Reinforcement learning

1. Intro to RL
Lecture: RL problems around us. Markov decision process. Simple solutions through combinatoric optimization.
Seminar: Frozenlake with genetic algorithms
2. Crossentropy method and monte-carlo algorithms
Lecture: Crossentropy method in general and for RL. Extension to continuous state & action space. Limitations.
Seminar: Tabular CEM for Taxi-v0, deep CEM for box2d environments.
3. Temporal Difference
Lecture: Discounted reward MDP. Value iteration. Q-learning. Temporal difference Vs Monte-Carlo.
Seminar: Tabular q-learning
4. Value-based algorithms
Lecture: SARSA. Off-policy Vs on-policy algorithms. N-step algorithms. Eligibility traces.
Seminar: Qlearning Vs SARSA Vs expected value sarsa in the wild
5. Deep learning recap
Lecture: deep learning, convolutional nets, batchnorm, dropout, data augmentation and all that stuff.
Seminar: Theano/Lasagne on mnist, simple deep q-learning with CartPole (TF version contrib is welcome)
6. Approximate reinforcement learning
Lecture: Infinite/continuous state space. Value function approximation. Convergence conditions. Multiple agents trick.
Seminar: Approximate Q-learning with experience replay. (CartPole, Acrobot, Doom)
7. Deep reinforcement learning
Lecture: Deep Q-learning/sarsa/whatever. Heuristics & motivation behind them: experience replay, target networks, double/dueling/bootstrap DQN, etc.
Seminar: DQN on atari
8. Policy gradient methods
Lecture: Motivation for policy-based, policy gradient, logderivative trick, REINFORCE/crossentropy method, variance theorem(advantage), advantage actor-critic (incl.n-step advantage)
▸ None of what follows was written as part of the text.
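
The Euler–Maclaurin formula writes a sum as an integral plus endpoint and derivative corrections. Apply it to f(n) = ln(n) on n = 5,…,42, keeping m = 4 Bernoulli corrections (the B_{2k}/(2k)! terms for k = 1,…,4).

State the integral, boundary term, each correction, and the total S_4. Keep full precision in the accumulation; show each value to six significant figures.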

Seminar: REINFORCE manually, advantage actor-critic for MountainCar - week6/README.md
9. RNN recap
Lecture: recurrent neura networks for sequences. GRU/LSTM. Gradient clipping. Seq2seq
Seminar: char-rnn and simple seq2seq
10. Partially observable MDPs
Lecture: POMDP intro. Model-based solvers. RNN solvers. RNN tricks: attention, problems with normalization methods, pre-training.
Seminar: Deep kung-fu & doom with recurrent A3C and DRQN
11. Case studies 1
Lecture: Reinforcement Learning as a general way to optimize non-differentiable loss. Seq2seq tasks: g2p, machine translation, conversation models, image captioning.
Seminar: Simple neural machine translation with self-critical policy gradient
12. Advanced exploration methods
Lecture1: Improved exploration methods for bandits. UCB, Thompson Sampling, bayesian approach.
Lecture2: Augmented rewards. Density-based models, UNREAL, variational information maximizing exploration, bayesian optimization with BNNs.
Seminar: bayesian exploration for contextual bandits
13. Trust Region Policy Optimization.
Lecture: Trust region policy optimization in detail. NPO/TRPO.
Seminar: approximate TRPO vs approximate Q-learning for gym box2d envs (robotics-themed).
14. RL in Large/Continuous action spaces.
Lecture: Continuous action space MDPs. Value-based approach (NAF). Special case algorithms (dpg, svg). Case study:finance. Large discrete action space problem. Action embedding.
Seminar: Classic Control and BipedalWalker with ddpg Vs qNAF. https://gym.openai.com/envs/BipedalWalker-v2 . Financial bot as bonus track.
15. Advanced RL topics
Lecture 1: Hierarchical MDP. MDP Vs real world. Sparse and delayed rewards. When Q-learning fails. Hierarchical MDP. Hierarchy as temporal abstraction. MDP with symbolic reasoning.
Lecture 2: Knowledge Transfer in RL & Inverse Reinforcement Learning: basics; personalized medical treatment; robotics.